While sample sizes were small, adding adavosertib appeared to benefit patients with homologous recombination deficiency, BRCA mutations, and those with CCNE1-amplified tumors.

“This study realizes the potential of targeting the cell cycle derangement present in a substantial subpopulation of patients with resistant ovarian cancer,” the editorialists wrote. “The development of rapid immunohistochemical or circulating biomarkers to identify this subpopulation could herald the more widespread use of cell cycle targeting therapies like adavosertib earlier in the disease course.”
From 2014 to 2018, the double-blind phase II study randomized 99 women with high-grade serous ovarian cancer 2:1 to intravenous gemcitabine (1,000 mg/m2 on days 1, 8, and 15 of 28-day cycles) plus either oral adavosertib (175 mg on days 1, 2, 8, 9, 15, and 16) or placebo at 11 centers across the U.S. and Canada. The exploratory cohort included an additional 25 patients with non-high-grade serous disease, who all received the combination treatment.

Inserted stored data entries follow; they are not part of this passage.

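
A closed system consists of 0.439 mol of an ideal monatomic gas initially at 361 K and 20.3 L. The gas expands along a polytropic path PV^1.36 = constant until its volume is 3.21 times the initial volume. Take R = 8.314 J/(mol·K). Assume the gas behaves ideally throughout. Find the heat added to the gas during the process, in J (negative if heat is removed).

P₁ = nRT₁/V₁ = 0.439×8.314×361/20.3 = 64.9 kPa.
Polytropic n=1.36: T₂ = T₁(V₁/V₂)^(n−1) = 361×(0.312)^0.36 = 237 K; P₂ = P₁(V₁/V₂)^n = 13.3 kPa.
W = (P₁V₁−P₂V₂)/(n−1) = (64.9×20.3−13.3×65.2)/0.36 = 1250 J.
ΔU = nCvΔT = 0.439×12.5×(237−361) = -678 J.
Q = ΔU + W = 577 J.

577 J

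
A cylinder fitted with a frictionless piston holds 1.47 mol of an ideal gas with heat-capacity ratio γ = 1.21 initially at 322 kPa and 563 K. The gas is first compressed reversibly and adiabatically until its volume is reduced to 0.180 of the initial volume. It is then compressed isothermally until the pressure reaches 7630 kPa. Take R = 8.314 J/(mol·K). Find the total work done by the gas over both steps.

-25000 J

V₁ = nRT₁/P₁ = 1.47×8.314×563/322 = 21.4 L.
Step 1 — Adiabatic: TV^(γ−1) = const ⇒ T₂ = 563×(5.56)^0.210 = 807 K; PV^γ = const ⇒ P₂ = 2560 kPa.
ΔU = nCvΔT = 1.47×39.6×(807−563) = 14200 J.
Q = 0 for an adiabatic process, so W = −ΔU = -14200 J.
State after step 1: P = 2560 kPa, V = 3.85 L, T = 807 K.
Step 2 — Isothermal: T stays 807 K; PV = const ⇒ V₂ = 1.29 L, P₂ = 7630 kPa.
ΔU = 0 (ideal gas, T constant).
W = nRT ln(V₂/V₁) = 1.47×8.314×807×ln(0.336) = -10800 J.
Q = ΔU + W = -10800 J.
Net over both steps: W = -25000 J, Q = -10800 J, ΔU = 14200 J.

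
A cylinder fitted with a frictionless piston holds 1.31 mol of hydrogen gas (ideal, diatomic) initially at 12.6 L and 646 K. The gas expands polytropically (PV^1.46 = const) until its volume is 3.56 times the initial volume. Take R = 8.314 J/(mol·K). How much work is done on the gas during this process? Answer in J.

-6770 J

P₁ = nRT₁/V₁ = 1.31×8.314×646/12.6 = 558 kPa.
Polytropic n=1.46: T₂ = T₁(V₁/V₂)^(n−1) = 646×(0.281)^0.46 = 360 K; P₂ = P₁(V₁/V₂)^n = 87.5 kPa.
W = (P₁V₁−P₂V₂)/(n−1) = (558×12.6−87.5×44.9)/0.46 = 6770 J.
Work done on the gas = −W_by = -6770 J.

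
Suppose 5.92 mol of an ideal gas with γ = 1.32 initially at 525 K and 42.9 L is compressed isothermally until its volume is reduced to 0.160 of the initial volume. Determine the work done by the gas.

-47400 J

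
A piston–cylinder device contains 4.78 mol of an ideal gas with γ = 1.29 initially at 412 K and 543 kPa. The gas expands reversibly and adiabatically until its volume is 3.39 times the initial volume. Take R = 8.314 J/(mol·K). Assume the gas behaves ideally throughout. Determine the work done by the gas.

V₁ = nRT₁/P₁ = 4.78×8.314×412/543 = 30.2 L.
Adiabatic: TV^(γ−1) = const ⇒ T₂ = 412×(0.295)^0.290 = 289 K; PV^γ = const ⇒ P₂ = 112 kPa.
ΔU = nCvΔT = 4.78×28.7×(289−412) = -16800 J.
Q = 0 for an adiabatic process, so W = −ΔU = 16800 J.

16800 J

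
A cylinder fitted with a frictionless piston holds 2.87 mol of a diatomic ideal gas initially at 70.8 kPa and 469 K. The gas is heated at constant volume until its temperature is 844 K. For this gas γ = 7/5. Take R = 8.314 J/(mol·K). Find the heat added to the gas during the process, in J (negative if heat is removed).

V₁ = nRT₁/P₁ = 2.87×8.314×469/70.8 = 158 L.
Isochoric: V stays 158 L; P/T = const ⇒ T₂ = 844 K, P₂ = 127 kPa.
W = 0 (no volume change).
ΔU = nCvΔT = 2.87×20.8×(844−469) = 22400 J.
Q = ΔU = 22400 J.

22400 J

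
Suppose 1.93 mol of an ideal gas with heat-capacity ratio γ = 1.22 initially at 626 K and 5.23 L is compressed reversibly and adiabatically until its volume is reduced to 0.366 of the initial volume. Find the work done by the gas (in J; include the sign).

-11300 J

P₁ = nRT₁/V₁ = 1.93×8.314×626/5.23 = 1920 kPa.
Adiabatic: TV^(γ−1) = const ⇒ T₂ = 626×(2.73)^0.220 = 781 K; PV^γ = const ⇒ P₂ = 6550 kPa.
ΔU = nCvΔT = 1.93×37.8×(781−626) = 11300 J.
Q = 0 for an adiabatic process, so W = −ΔU = -11300 J.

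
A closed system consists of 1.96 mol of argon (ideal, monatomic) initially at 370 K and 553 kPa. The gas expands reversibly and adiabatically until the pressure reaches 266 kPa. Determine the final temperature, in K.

276 K

V₁ = nRT₁/P₁ = 1.96×8.314×370/553 = 10.9 L.
Adiabatic: T₂/T₁ = (P₂/P₁)^((γ−1)/γ) ⇒ T₂ = 370×(0.481)^0.400 = 276 K; V₂ = 16.9 L.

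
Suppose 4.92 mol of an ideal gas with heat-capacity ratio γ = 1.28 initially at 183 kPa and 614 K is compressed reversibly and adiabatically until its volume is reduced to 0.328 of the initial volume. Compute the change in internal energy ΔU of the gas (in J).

V₁ = nRT₁/P₁ = 4.92×8.314×614/183 = 137 L.
Adiabatic: TV^(γ−1) = const ⇒ T₂ = 614×(3.05)^0.280 = 839 K; PV^γ = const ⇒ P₂ = 762 kPa.
For an ideal gas ΔU = nCvΔT with Cv = R/(γ−1) = 29.7 J/(mol·K).
ΔU = 4.92×29.7×(839−614) = 32900 J.

32900 J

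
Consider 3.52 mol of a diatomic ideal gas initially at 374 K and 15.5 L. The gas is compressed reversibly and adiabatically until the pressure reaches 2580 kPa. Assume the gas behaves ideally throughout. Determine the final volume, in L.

6.14 L

P₁ = nRT₁/V₁ = 3.52×8.314×374/15.5 = 706 kPa.
Adiabatic: T₂/T₁ = (P₂/P₁)^((γ−1)/γ) ⇒ T₂ = 374×(3.65)^0.286 = 542 K; V₂ = 6.14 L.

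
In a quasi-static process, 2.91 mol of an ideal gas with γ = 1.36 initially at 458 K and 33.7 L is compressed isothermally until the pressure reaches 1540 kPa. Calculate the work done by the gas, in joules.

-17100 J

P₁ = nRT₁/V₁ = 2.91×8.314×458/33.7 = 329 kPa.
Isothermal: T stays 458 K; PV = const ⇒ V₂ = 7.20 L, P₂ = 1540 kPa.
W = nRT ln(V₂/V₁) = 2.91×8.314×458×ln(0.214) = -17100 J.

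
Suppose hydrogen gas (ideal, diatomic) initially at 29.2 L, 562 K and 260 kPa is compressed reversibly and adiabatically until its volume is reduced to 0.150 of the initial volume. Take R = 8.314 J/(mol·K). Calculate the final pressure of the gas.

Adiabatic: TV^(γ−1) = const ⇒ T₂ = 562×(6.67)^0.400 = 1200 K; PV^γ = const ⇒ P₂ = 3700 kPa.

3700 kPa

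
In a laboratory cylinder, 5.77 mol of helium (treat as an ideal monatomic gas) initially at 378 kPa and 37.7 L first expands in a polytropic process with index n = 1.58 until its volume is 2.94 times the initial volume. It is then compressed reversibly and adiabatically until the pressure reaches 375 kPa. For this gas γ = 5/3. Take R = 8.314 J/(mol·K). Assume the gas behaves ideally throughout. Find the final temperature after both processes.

T₁ = P₁V₁/(nR) = 378×37.7/(5.77×8.314) = 297 K.
Step 1 — Polytropic n=1.58: T₂ = T₁(V₁/V₂)^(n−1) = 297×(0.340)^0.58 = 159 K; P₂ = P₁(V₁/V₂)^n = 68.8 kPa.
W = (P₁V₁−P₂V₂)/(n−1) = (378×37.7−68.8×111)/0.58 = 11400 J.
ΔU = nCvΔT = 5.77×12.5×(159−297) = -9940 J.
Q = ΔU + W = 1490 J.
State after step 1: P = 68.8 kPa, V = 111 L, T = 159 K.
Step 2 — Adiabatic: T₂/T₁ = (P₂/P₁)^((γ−1)/γ) ⇒ T₂ = 159×(5.45)^0.400 = 313 K; V₂ = 40.1 L.
ΔU = nCvΔT = 5.77×12.5×(313−159) = 11100 J.
Q = 0 for an adiabatic process, so W = −ΔU = -11100 J.
Net over both steps: W = 324 J, Q = 1490 J, ΔU = 1160 J.

313 K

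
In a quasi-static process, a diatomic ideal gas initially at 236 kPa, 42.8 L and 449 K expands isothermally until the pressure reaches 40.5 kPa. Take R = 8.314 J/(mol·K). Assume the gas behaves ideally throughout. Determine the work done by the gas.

17800 J

n = P₁V₁/(RT₁) = 236×42.8/(8.314×449) = 2.71 mol.
Isothermal: T stays 449 K; PV = const ⇒ V₂ = 249 L, P₂ = 40.5 kPa.
W = nRT ln(V₂/V₁) = 2.71×8.314×449×ln(5.83) = 17800 J.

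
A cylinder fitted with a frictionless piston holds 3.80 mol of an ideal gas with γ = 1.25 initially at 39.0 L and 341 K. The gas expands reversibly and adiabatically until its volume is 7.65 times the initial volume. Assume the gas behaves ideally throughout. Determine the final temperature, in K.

205 K

P₁ = nRT₁/V₁ = 3.80×8.314×341/39.0 = 276 kPa.
Adiabatic: TV^(γ−1) = const ⇒ T₂ = 341×(0.131)^0.250 = 205 K; PV^γ = const ⇒ P₂ = 21.7 kPa.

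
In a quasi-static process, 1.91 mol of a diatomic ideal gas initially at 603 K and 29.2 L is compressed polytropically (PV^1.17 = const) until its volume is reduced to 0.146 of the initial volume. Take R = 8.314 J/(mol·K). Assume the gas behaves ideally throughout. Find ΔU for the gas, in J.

9260 J

P₁ = nRT₁/V₁ = 1.91×8.314×603/29.2 = 328 kPa.
Polytropic n=1.17: T₂ = T₁(V₁/V₂)^(n−1) = 603×(6.85)^0.17 = 836 K; P₂ = P₁(V₁/V₂)^n = 3120 kPa.
For an ideal gas ΔU = nCvΔT with Cv = (5/2)R = 20.8 J/(mol·K).
ΔU = 1.91×20.8×(836−603) = 9260 J.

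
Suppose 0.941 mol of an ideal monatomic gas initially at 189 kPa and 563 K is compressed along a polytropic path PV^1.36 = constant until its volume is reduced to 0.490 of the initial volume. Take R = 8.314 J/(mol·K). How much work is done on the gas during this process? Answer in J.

V₁ = nRT₁/P₁ = 0.941×8.314×563/189 = 23.3 L.
Polytropic n=1.36: T₂ = T₁(V₁/V₂)^(n−1) = 563×(2.04)^0.36 = 728 K; P₂ = P₁(V₁/V₂)^n = 499 kPa.
W = (P₁V₁−P₂V₂)/(n−1) = (189×23.3−499×11.4)/0.36 = -3580 J.
Work done on the gas = −W_by = 3580 J.

3580 J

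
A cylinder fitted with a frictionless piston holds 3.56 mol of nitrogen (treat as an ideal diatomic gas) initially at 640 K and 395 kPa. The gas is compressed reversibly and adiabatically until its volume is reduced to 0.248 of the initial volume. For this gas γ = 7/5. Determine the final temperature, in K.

V₁ = nRT₁/P₁ = 3.56×8.314×640/395 = 48.0 L.
Adiabatic: TV^(γ−1) = const ⇒ T₂ = 640×(4.03)^0.400 = 1120 K; PV^γ = const ⇒ P₂ = 2780 kPa.

1120 K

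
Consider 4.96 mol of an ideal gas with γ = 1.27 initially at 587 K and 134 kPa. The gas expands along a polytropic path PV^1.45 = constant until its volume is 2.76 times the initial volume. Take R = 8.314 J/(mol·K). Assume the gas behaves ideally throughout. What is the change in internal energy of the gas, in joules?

-32900 J

V₁ = nRT₁/P₁ = 4.96×8.314×587/134 = 181 L.
Polytropic n=1.45: T₂ = T₁(V₁/V₂)^(n−1) = 587×(0.362)^0.45 = 372 K; P₂ = P₁(V₁/V₂)^n = 30.7 kPa.
For an ideal gas ΔU = nCvΔT with Cv = R/(γ−1) = 30.8 J/(mol·K).
ΔU = 4.96×30.8×(372−587) = -32900 J.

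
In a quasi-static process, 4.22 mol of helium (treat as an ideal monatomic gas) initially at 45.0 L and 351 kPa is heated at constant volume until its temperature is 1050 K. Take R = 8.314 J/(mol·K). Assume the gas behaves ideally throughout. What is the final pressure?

819 kPa

T₁ = P₁V₁/(nR) = 351×45.0/(4.22×8.314) = 450 K.
Isochoric: V stays 45.0 L; P/T = const ⇒ T₂ = 1050 K, P₂ = 819 kPa.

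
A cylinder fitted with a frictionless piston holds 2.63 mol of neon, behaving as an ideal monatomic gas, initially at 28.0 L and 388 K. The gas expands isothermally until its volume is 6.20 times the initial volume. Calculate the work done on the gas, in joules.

P₁ = nRT₁/V₁ = 2.63×8.314×388/28.0 = 303 kPa.
Isothermal: T stays 388 K; PV = const ⇒ V₂ = 174 L, P₂ = 48.9 kPa.
W = nRT ln(V₂/V₁) = 2.63×8.314×388×ln(6.20) = 15500 J.
Work done on the gas = −W_by = -15500 J.

-15500 J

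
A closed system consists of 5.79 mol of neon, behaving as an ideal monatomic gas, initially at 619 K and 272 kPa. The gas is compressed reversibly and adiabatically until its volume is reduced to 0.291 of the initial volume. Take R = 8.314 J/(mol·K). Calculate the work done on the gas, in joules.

V₁ = nRT₁/P₁ = 5.79×8.314×619/272 = 110 L.
Adiabatic: TV^(γ−1) = const ⇒ T₂ = 619×(3.44)^0.667 = 1410 K; PV^γ = const ⇒ P₂ = 2130 kPa.
ΔU = nCvΔT = 5.79×12.5×(1410−619) = 57100 J.
Q = 0 for an adiabatic process, so W = −ΔU = -57100 J.
Work done on the gas = −W_by = 57100 J.

57100 J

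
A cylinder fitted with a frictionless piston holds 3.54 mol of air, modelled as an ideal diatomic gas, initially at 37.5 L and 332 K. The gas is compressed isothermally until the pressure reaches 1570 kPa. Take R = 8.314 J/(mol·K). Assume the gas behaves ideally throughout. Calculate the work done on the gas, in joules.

17500 J

P₁ = nRT₁/V₁ = 3.54×8.314×332/37.5 = 261 kPa.
Isothermal: T stays 332 K; PV = const ⇒ V₂ = 6.22 L, P₂ = 1570 kPa.
W = nRT ln(V₂/V₁) = 3.54×8.314×332×ln(0.166) = -17500 J.
Work done on the gas = −W_by = 17500 J.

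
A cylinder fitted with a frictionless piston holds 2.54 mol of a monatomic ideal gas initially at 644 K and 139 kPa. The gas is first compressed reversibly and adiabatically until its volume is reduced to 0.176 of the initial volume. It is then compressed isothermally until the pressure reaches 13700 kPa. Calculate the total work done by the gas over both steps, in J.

V₁ = nRT₁/P₁ = 2.54×8.314×644/139 = 97.8 L.
Step 1 — Adiabatic: TV^(γ−1) = const ⇒ T₂ = 644×(5.68)^0.667 = 2050 K; PV^γ = const ⇒ P₂ = 2510 kPa.
ΔU = nCvΔT = 2.54×12.5×(2050−644) = 44600 J.
Q = 0 for an adiabatic process, so W = −ΔU = -44600 J.
State after step 1: P = 2510 kPa, V = 17.2 L, T = 2050 K.
Step 2 — Isothermal: T stays 2050 K; PV = const ⇒ V₂ = 3.16 L, P₂ = 13700 kPa.
ΔU = 0 (ideal gas, T constant).
W = nRT ln(V₂/V₁) = 2.54×8.314×2050×ln(0.184) = -73400 J.
Q = ΔU + W = -73400 J.
Net over both steps: W = -118000 J, Q = -73400 J, ΔU = 44600 J.

-118000 J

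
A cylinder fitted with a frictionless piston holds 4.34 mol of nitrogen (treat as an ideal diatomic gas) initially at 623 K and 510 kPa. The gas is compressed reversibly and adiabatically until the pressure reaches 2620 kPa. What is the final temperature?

994 K

V₁ = nRT₁/P₁ = 4.34×8.314×623/510 = 44.1 L.
Adiabatic: T₂/T₁ = (P₂/P₁)^((γ−1)/γ) ⇒ T₂ = 623×(5.14)^0.286 = 994 K; V₂ = 13.7 L.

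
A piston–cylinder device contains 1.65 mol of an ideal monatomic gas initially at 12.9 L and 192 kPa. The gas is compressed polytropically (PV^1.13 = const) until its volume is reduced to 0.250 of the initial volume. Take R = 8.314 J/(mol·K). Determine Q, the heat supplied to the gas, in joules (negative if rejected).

-3030 J

T₁ = P₁V₁/(nR) = 192×12.9/(1.65×8.314) = 181 K.
Polytropic n=1.13: T₂ = T₁(V₁/V₂)^(n−1) = 181×(4.00)^0.13 = 216 K; P₂ = P₁(V₁/V₂)^n = 920 kPa.
W = (P₁V₁−P₂V₂)/(n−1) = (192×12.9−920×3.23)/0.13 = -3760 J.
ΔU = nCvΔT = 1.65×12.5×(216−181) = 734 J.
Q = ΔU + W = -3030 J.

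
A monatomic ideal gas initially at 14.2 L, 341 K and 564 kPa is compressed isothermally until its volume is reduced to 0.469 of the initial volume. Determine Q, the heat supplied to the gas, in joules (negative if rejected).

n = P₁V₁/(RT₁) = 564×14.2/(8.314×341) = 2.82 mol.
Isothermal: T stays 341 K; PV = const ⇒ V₂ = 6.66 L, P₂ = 1200 kPa.
ΔU = 0 (ideal gas, T constant).
W = nRT ln(V₂/V₁) = 2.82×8.314×341×ln(0.469) = -6060 J.
Q = ΔU + W = -6060 J.

-6060 J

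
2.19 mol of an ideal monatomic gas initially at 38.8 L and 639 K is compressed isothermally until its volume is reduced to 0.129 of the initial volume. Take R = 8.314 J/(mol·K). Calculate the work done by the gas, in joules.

P₁ = nRT₁/V₁ = 2.19×8.314×639/38.8 = 300 kPa.
Isothermal: T stays 639 K; PV = const ⇒ V₂ = 5.01 L, P₂ = 2320 kPa.
W = nRT ln(V₂/V₁) = 2.19×8.314×639×ln(0.129) = -23800 J.

-23800 J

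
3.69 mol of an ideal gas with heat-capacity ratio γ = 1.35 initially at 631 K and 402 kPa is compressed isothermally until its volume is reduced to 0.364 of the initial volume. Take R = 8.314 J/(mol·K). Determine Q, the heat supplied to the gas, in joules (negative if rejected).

-19600 J

V₁ = nRT₁/P₁ = 3.69×8.314×631/402 = 48.2 L.
Isothermal: T stays 631 K; PV = const ⇒ V₂ = 17.5 L, P₂ = 1100 kPa.
ΔU = 0 (ideal gas, T constant).
W = nRT ln(V₂/V₁) = 3.69×8.314×631×ln(0.364) = -19600 J.
Q = ΔU + W = -19600 J.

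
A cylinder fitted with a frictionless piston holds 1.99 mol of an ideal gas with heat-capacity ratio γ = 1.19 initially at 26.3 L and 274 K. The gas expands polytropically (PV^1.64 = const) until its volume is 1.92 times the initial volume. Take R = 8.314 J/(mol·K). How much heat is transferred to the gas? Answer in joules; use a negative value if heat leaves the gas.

-5730 J

P₁ = nRT₁/V₁ = 1.99×8.314×274/26.3 = 172 kPa.
Polytropic n=1.64: T₂ = T₁(V₁/V₂)^(n−1) = 274×(0.521)^0.64 = 180 K; P₂ = P₁(V₁/V₂)^n = 59.1 kPa.
W = (P₁V₁−P₂V₂)/(n−1) = (172×26.3−59.1×50.5)/0.64 = 2420 J.
ΔU = nCvΔT = 1.99×43.8×(180−274) = -8140 J.
Q = ΔU + W = -5730 J.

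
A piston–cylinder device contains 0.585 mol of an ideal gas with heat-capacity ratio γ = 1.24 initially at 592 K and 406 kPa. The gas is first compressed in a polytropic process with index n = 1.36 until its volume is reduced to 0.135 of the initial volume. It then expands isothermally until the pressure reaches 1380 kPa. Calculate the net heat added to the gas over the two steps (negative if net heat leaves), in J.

13100 J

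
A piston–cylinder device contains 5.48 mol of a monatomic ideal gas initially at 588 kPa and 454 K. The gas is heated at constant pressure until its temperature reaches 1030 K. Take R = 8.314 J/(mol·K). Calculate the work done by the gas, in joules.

V₁ = nRT₁/P₁ = 5.48×8.314×454/588 = 35.2 L.
Isobaric: P stays 588 kPa; V/T = const ⇒ T₂ = 1030 K, V₂ = 79.8 L.
W = PΔV = 588×(79.8−35.2) kPa·L = 26200 J.

26200 J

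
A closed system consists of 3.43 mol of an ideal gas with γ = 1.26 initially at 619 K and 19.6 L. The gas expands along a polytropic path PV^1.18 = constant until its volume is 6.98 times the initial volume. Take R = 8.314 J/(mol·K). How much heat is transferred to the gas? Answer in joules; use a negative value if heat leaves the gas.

P₁ = nRT₁/V₁ = 3.43×8.314×619/19.6 = 901 kPa.
Polytropic n=1.18: T₂ = T₁(V₁/V₂)^(n−1) = 619×(0.143)^0.18 = 436 K; P₂ = P₁(V₁/V₂)^n = 90.9 kPa.
W = (P₁V₁−P₂V₂)/(n−1) = (901×19.6−90.9×137)/0.18 = 28900 J.
ΔU = nCvΔT = 3.43×32.0×(436−619) = -20000 J.
Q = ΔU + W = 8910 J.

8910 J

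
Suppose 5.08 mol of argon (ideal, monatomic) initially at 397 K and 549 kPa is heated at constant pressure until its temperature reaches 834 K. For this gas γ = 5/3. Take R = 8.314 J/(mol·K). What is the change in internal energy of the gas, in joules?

V₁ = nRT₁/P₁ = 5.08×8.314×397/549 = 30.5 L.
Isobaric: P stays 549 kPa; V/T = const ⇒ T₂ = 834 K, V₂ = 64.2 L.
For an ideal gas ΔU = nCvΔT with Cv = (3/2)R = 12.5 J/(mol·K).
ΔU = 5.08×12.5×(834−397) = 27700 J.

27700 J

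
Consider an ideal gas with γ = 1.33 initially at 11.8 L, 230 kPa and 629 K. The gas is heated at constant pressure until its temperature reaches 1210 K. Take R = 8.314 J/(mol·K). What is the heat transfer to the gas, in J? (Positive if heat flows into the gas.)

n = P₁V₁/(RT₁) = 230×11.8/(8.314×629) = 0.519 mol.
Isobaric: P stays 230 kPa; V/T = const ⇒ T₂ = 1210 K, V₂ = 22.7 L.
W = PΔV = 230×(22.7−11.8) kPa·L = 2510 J.
ΔU = nCvΔT = 0.519×25.2×(1210−629) = 7600 J.
Q = ΔU + W = nCpΔT = 10100 J.

10100 J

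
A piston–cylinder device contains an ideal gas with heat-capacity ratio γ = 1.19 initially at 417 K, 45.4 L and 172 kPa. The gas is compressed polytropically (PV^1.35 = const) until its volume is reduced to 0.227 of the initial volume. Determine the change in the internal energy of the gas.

28000 J

n = P₁V₁/(RT₁) = 172×45.4/(8.314×417) = 2.25 mol.
Polytropic n=1.35: T₂ = T₁(V₁/V₂)^(n−1) = 417×(4.41)^0.35 = 701 K; P₂ = P₁(V₁/V₂)^n = 1270 kPa.
For an ideal gas ΔU = nCvΔT with Cv = R/(γ−1) = 43.8 J/(mol·K).
ΔU = 2.25×43.8×(701−417) = 28000 J.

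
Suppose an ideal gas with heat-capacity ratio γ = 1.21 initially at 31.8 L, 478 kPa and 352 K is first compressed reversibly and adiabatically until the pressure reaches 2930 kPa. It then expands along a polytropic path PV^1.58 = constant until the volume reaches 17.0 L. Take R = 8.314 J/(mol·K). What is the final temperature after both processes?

n = P₁V₁/(RT₁) = 478×31.8/(8.314×352) = 5.19 mol.
Step 1 — Adiabatic: T₂/T₁ = (P₂/P₁)^((γ−1)/γ) ⇒ T₂ = 352×(6.13)^0.174 = 482 K; V₂ = 7.11 L.
ΔU = nCvΔT = 5.19×39.6×(482−352) = 26800 J.
Q = 0 for an adiabatic process, so W = −ΔU = -26800 J.
State after step 1: P = 2930 kPa, V = 7.11 L, T = 482 K.
Step 2 — Polytropic n=1.58: T₂ = T₁(V₁/V₂)^(n−1) = 482×(0.418)^0.58 = 291 K; P₂ = P₁(V₁/V₂)^n = 739 kPa.
W = (P₁V₁−P₂V₂)/(n−1) = (2930×7.11−739×17.0)/0.58 = 14300 J.
ΔU = nCvΔT = 5.19×39.6×(291−482) = -39400 J.
Q = ΔU + W = -25100 J.
Net over both steps: W = -12500 J, Q = -25100 J, ΔU = -12600 J.

291 K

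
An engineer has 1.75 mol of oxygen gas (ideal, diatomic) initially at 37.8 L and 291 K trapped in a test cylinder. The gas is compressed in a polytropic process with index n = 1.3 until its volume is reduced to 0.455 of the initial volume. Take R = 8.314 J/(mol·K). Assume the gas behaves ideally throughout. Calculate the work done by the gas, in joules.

P₁ = nRT₁/V₁ = 1.75×8.314×291/37.8 = 112 kPa.
Polytropic n=1.3: T₂ = T₁(V₁/V₂)^(n−1) = 291×(2.20)^0.30 = 369 K; P₂ = P₁(V₁/V₂)^n = 312 kPa.
W = (P₁V₁−P₂V₂)/(n−1) = (112×37.8−312×17.2)/0.30 = -3760 J.

-3760 J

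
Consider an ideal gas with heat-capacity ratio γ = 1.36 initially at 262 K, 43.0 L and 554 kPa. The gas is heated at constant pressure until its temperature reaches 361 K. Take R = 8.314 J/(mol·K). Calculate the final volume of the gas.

59.2 L

Isobaric: P stays 554 kPa; V/T = const ⇒ T₂ = 361 K, V₂ = 59.2 L.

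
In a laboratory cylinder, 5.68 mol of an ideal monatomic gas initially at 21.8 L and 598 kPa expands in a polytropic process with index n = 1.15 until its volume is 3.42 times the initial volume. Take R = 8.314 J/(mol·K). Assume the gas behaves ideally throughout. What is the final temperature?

T₁ = P₁V₁/(nR) = 598×21.8/(5.68×8.314) = 276 K.
Polytropic n=1.15: T₂ = T₁(V₁/V₂)^(n−1) = 276×(0.292)^0.15 = 230 K; P₂ = P₁(V₁/V₂)^n = 145 kPa.

230 K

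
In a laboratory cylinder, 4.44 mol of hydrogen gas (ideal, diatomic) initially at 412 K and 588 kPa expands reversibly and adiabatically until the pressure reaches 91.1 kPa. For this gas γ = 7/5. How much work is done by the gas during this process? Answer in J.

15700 J

V₁ = nRT₁/P₁ = 4.44×8.314×412/588 = 25.9 L.
Adiabatic: T₂/T₁ = (P₂/P₁)^((γ−1)/γ) ⇒ T₂ = 412×(0.155)^0.286 = 242 K; V₂ = 98.0 L.
ΔU = nCvΔT = 4.44×20.8×(242−412) = -15700 J.
Q = 0 for an adiabatic process, so W = −ΔU = 15700 J.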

Patients had a median age of 62 years, and a median of three prior lines of treatment. Most in the study had platinum-resistant disease, while 10% in the study arm and 15% in the control arm had primary platinum-refractory disease. To enroll, women had to have an Eastern Cooperative Oncology Group (ECOG) performance status ≤2, normal organ function, normal marrow function, and a life expectancy of 3 months or longer.

Toxicity was “generally manageable with intermittent dose modification and did not lead to severe complications,” according to the study authors.

Common grade ≥3 adverse events in the adavosertib and placebo arms, respectively, included neutropenia (62% vs 30%), leukopenia (54% vs 18%), lymphopenia (34% vs 18%), anemia (31% vs 21%), and thrombocytopenia (31% vs 6%).

Blagden and Nicum said the adavosertib dose of 175 mg “might be unnecessarily high for the heavily treated patients with high-grade serous ovarian cancer; an absence of pharmacodynamic evidence of target engagement leaves this question unanswered.”

There were no deaths related to treatment. One patient in the study arm died from sepsis, and one patient in the control arm died from disease progression.